Prediction of an outcome using NETwork Clusters (NET-C).

Affiliation

Lee JW(1), Zhou J(2), Moen EL(2), Punshon T(3), Hoen AG(4), Romano ME(4), Karagas MR(5), Gui J(6).
Author information:
(1)Institute for Quantitative Biomedical Sciences, Dartmouth College, Hanover, NH.
(2)Department of Biomedical Data Science, Geisel School of Medicine, Lebanon, NH.
(3)Department of Biological Sciences, Dartmouth College, Hanover, NH.
(4)Department of Epidemiology, Geisel School of Medicine, Lebanon, NH.
(5)Department of Epidemiology, Geisel School of Medicine, Lebanon, NH. Electronic address: [Email]
(6)Department of Biomedical Data Science, Geisel School of Medicine, Lebanon, NH. Electronic address: [Email]

Abstract

Birth weight is a key consequence of environmental exposures and metabolic alterations and can influence lifelong health. While a number of methods have been used to examine associations of trace element (including essential nutrients and toxic metals) concentrations or metabolite concentrations with a health outcome, birth weight, studies evaluating how the coexistence of these factors impacts birth weight are extremely limited.
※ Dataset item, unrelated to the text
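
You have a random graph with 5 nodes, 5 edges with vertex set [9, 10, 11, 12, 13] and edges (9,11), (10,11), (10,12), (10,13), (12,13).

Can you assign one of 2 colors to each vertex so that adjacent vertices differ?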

Here, we present a novel algorithm NETwork Clusters (NET-C), to improve the prediction of outcome by considering the interactions of features in the network and then apply this method to predict birth weight by jointly modelling trace element and cord blood metabolite data. Specifically, by using trace element and/or metabolite subnetworks as groups, we apply group lasso to estimate birth weight. We conducted statistical simulation studies to examine how both sample size and correlations between grouped features and the outcome affect prediction performance. We showed that in terms of prediction error, our proposed method outperformed other methods such as (a) group lasso with groups defined by hierarchical clustering, (b) random forest regression and (c) neural networks. We applied our method to data ascertained as part of the New Hampshire Birth Cohort Study on trace elements, metabolites and birth outcomes, adjusting for other covariates such as maternal body mass index (BMI) and enrollment age. Our proposed method can be applied to a variety of similarly structured high-dimensional datasets to predict health outcomes.